When I read the morning papers a few days ago and learned that TM won the honour, I was delighted. I logged onto the internet to see how the broader community received the news. Congratulations were abound but, unsurprisingly, so was condemnation.
Without entering too much into strands and shouts, I would like to offer two observations which strike me as very important:
Culture and tradition have upheld themselves best in the art and heritage they have spawned since the ages. However, when ‘enthusiasts’ use these traditions to validate an identity of themselves, they are committing the greatest assault on art. An art-form survives and thrives through time because of an inherent feature — the aspects of storytelling and conversation. When an art-form is continuously in dialogue with itself, its past and the age it inhabits, it adapts to change and maintains a freshness that is eternal and ever-relevant. To look upon an art-form as a permanent fixture in one’s identity or sense of self— whether religious, political or otherwise — is to suffocate art and silence the conversations it ought to be having as a creative and living entity.

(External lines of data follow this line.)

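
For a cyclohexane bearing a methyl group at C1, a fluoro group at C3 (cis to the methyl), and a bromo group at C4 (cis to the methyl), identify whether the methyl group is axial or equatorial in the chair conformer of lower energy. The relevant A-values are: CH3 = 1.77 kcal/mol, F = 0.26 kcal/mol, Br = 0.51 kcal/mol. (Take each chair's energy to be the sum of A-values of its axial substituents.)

Chair I (methyl axial, fluoro axial, bromo equatorial): E = 2.03 kcal/mol.
Chair II (methyl equatorial, fluoro equatorial, bromo axial): E = 0.51 kcal/mol.
Chair II is the more stable (lower-energy) conformer, and in that chair the methyl group is equatorial.

equatorial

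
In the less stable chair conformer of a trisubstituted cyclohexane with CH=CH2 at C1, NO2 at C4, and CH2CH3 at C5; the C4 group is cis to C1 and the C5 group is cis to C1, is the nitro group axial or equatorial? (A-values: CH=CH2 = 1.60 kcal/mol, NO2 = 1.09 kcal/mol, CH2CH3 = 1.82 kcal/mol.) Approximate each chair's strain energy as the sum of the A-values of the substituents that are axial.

equatorial

Chair I (vinyl axial, nitro equatorial, ethyl axial): E = 3.42 kcal/mol.
Chair II (vinyl equatorial, nitro axial, ethyl equatorial): E = 1.09 kcal/mol.
Chair I is the less stable (higher-energy) conformer, and in that chair the nitro group is equatorial.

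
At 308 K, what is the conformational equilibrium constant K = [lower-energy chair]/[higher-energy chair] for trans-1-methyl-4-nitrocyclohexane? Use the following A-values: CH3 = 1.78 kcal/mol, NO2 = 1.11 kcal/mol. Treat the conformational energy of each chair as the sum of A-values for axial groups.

K ≈ 112

C1 and C4 have opposite parity, so for the trans isomer the two substituents are e,e in one chair and a,a in the other.
Chair I (methyl axial, nitro axial): E = 2.89 kcal/mol; chair II (methyl equatorial, nitro equatorial): E = 0.00 kcal/mol.
ΔG = 2.89 kcal/mol between the two chairs.
K = exp(ΔG/RT) with R = 1.987×10⁻³ kcal mol⁻¹ K⁻¹ and T = 308 K gives K ≈ 112.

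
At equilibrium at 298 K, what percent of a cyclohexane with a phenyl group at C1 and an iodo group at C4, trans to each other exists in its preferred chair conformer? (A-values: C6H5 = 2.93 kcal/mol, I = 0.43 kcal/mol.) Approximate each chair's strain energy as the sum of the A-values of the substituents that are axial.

99.7%

C1 and C4 have opposite parity, so for the trans isomer the two substituents are e,e in one chair and a,a in the other.
Chair I (phenyl axial, iodo axial): E = 3.36 kcal/mol; chair II (phenyl equatorial, iodo equatorial): E = 0.00 kcal/mol.
ΔG = 3.36 kcal/mol between the two chairs.
K = exp(ΔG/RT) with R = 1.987×10⁻³ kcal mol⁻¹ K⁻¹ and T = 298 K gives K ≈ 291.
Fraction in the lower-energy chair = K/(K+1) = 99.7%.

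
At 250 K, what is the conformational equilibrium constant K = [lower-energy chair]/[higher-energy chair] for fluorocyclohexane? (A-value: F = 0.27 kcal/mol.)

K ≈ 1.72

One chair has the fluoro group axial (E = 0.27 kcal/mol) and the other has it equatorial (E = 0).
ΔG = 0.27 kcal/mol between the two chairs.
K = exp(ΔG/RT) with R = 1.987×10⁻³ kcal mol⁻¹ K⁻¹ and T = 250 K gives K ≈ 1.72.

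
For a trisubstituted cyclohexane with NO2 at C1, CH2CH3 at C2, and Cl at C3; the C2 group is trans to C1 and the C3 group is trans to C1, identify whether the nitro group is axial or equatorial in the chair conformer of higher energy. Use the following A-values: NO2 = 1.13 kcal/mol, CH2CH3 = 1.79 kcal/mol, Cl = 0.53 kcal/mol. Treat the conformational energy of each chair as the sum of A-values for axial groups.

axial

Chair I (nitro axial, ethyl axial, chloro equatorial): E = 2.92 kcal/mol.
Chair II (nitro equatorial, ethyl equatorial, chloro axial): E = 0.53 kcal/mol.
Chair I is the less stable (higher-energy) conformer, and in that chair the nitro group is axial.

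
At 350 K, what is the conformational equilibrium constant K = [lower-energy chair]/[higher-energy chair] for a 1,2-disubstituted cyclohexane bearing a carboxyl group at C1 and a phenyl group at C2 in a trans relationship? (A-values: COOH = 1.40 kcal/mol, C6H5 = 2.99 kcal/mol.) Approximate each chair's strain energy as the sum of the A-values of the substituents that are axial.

C1 and C2 have opposite parity, so for the trans isomer the two substituents are e,e in one chair and a,a in the other.
Chair I (carboxyl axial, phenyl axial): E = 4.39 kcal/mol; chair II (carboxyl equatorial, phenyl equatorial): E = 0.00 kcal/mol.
ΔG = 4.39 kcal/mol between the two chairs.
K = exp(ΔG/RT) with R = 1.987×10⁻³ kcal mol⁻¹ K⁻¹ and T = 350 K gives K ≈ 551.

K ≈ 551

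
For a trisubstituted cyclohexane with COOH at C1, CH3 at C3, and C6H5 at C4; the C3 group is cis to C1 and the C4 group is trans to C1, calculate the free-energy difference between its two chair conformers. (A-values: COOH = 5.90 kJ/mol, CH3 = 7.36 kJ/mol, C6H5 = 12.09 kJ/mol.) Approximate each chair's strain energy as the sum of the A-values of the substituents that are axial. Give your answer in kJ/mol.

25.35 kJ/mol

Chair I (carboxyl axial, methyl axial, phenyl axial): E = 25.35 kJ/mol.
Chair II (carboxyl equatorial, methyl equatorial, phenyl equatorial): E = 0.00 kJ/mol.
ΔE = 25.35 − 0.00 = 25.35 kJ/mol; chair II is more stable.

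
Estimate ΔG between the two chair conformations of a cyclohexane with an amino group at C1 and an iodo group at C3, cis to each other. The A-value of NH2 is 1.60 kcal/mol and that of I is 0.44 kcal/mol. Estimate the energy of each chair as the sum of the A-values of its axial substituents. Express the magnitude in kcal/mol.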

The aggressiveness, personal attacks and violence that people like TM receive from from his ‘detractors’ — namely the ‘proud’ and loud among the ‘Tam-Brahms’ (I am one too and I express myself with no disrespect) — show the sad insecurity that chain their hearts. If they disagree with his stance, why don’t they meet him in his arguments and articulate their views with dignity and reason? Everyone stands to profit from such an exercise. If anything, it promotes dialogue and upholds the dynamism of an art-form much more than jingoistic brouhahas ever can.

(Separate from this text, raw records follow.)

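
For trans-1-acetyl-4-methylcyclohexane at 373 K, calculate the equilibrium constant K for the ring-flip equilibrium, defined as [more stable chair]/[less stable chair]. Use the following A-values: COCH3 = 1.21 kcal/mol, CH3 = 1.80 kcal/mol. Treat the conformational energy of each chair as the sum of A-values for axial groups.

C1 and C4 have opposite parity, so for the trans isomer the two substituents are e,e in one chair and a,a in the other.
Chair I (acetyl axial, methyl axial): E = 3.01 kcal/mol; chair II (acetyl equatorial, methyl equatorial): E = 0.00 kcal/mol.
ΔG = 3.01 kcal/mol between the two chairs.
K = exp(ΔG/RT) with R = 1.987×10⁻³ kcal mol⁻¹ K⁻¹ and T = 373 K gives K ≈ 58.

K ≈ 58.0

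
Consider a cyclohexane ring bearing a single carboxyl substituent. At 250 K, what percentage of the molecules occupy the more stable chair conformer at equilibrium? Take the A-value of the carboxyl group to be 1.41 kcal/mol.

One chair has the carboxyl group axial (E = 1.41 kcal/mol) and the other has it equatorial (E = 0).
ΔG = 1.41 kcal/mol between the two chairs.
K = exp(ΔG/RT) with R = 1.987×10⁻³ kcal mol⁻¹ K⁻¹ and T = 250 K gives K ≈ 17.1.
Fraction in the lower-energy chair = K/(K+1) = 94.5%.

94.5%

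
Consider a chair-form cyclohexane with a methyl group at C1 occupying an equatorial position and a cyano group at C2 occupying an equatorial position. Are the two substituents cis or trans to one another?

C1 and C2 have opposite parity, so their axial bonds point in opposite directions.
With opposite-parity carbons, two substituents on the same face are one axial and one equatorial; opposite faces give both axial or both equatorial.
Here the groups are equatorial/equatorial → opposite face → trans.

trans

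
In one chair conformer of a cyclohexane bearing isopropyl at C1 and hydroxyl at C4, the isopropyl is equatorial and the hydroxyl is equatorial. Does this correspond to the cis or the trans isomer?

C1 and C4 have opposite parity, so their axial bonds point in opposite directions.
With opposite-parity carbons, two substituents on the same face are one axial and one equatorial; opposite faces give both axial or both equatorial.
Here the groups are equatorial/equatorial → opposite face → trans.

trans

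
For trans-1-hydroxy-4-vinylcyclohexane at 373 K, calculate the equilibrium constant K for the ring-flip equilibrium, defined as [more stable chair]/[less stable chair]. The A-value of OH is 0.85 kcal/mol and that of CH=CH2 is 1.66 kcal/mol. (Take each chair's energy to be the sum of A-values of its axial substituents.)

K ≈ 29.6

C1 and C4 have opposite parity, so for the trans isomer the two substituents are e,e in one chair and a,a in the other.
Chair I (hydroxyl axial, vinyl axial): E = 2.51 kcal/mol; chair II (hydroxyl equatorial, vinyl equatorial): E = 0.00 kcal/mol.
ΔG = 2.51 kcal/mol between the two chairs.
K = exp(ΔG/RT) with R = 1.987×10⁻³ kcal mol⁻¹ K⁻¹ and T = 373 K gives K ≈ 29.6.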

However, there is one statement amidst the noise that I find interesting. A person who calls himself ‘Jataayu’ wrote, in the Swarajya Magazine, that it is a folly to cry about the absence of “non-Brahmins” in the Carnatic music space, citing “the likes of Veenai Dhanammal, Rajarathinam Pillai, Dhandapani Desikar, Madurai Somu, [and] K.J. Yesudas”, who are all non-Brahmin stalwarts of the art form. This is interesting because these people, on paper, may be considered non-Brahmin, but a close look at how they are perceived reveals that their personas are seamlessly in-line with can be considered a ‘Brahminical mould’ (within the Carnatic music tradition, to be specific). The devotional ardour (which is wonderful, no doubt), the diction, the demeanour, the dressing-style — all of them fit seamlessly with the accepted trend in the Sabhas and seldom do they reveal the actual cultural aesthetic and sensibilities that surround the communities of these individuals. It may have been the choice of these individuals to embrace the ‘mould’ — and I respect that — but my argument is broader.
I yearn to see the day when somebody — a Dalit, Chettiar, Mudaliar, Christian, Muslim — can be ostensibly recognised and respected for ‘who they are’ — in the total sense of the term — and whose artistic offering will be received solely for what it is worth.
The veracity of arguments like the one above are also problematic because they are no different from those that cite, for example, successful women in business, politics, cinema, etc., to assert that gender equity is an absolute given in our society.
By no means am I offering that TM’s observations are infallible or beyond grey. There is much to be debated and discussed. One hopes that the emphasis lies on dialogue and not on personal polemics.
By attacking him and his work one may have the sorry pleasure of drowning-out someone’s voice and smearing aggression. But make no mistake, in this process of suppressing conversation, we are betraying, firstly and lastly, the art form we claim to ‘love’.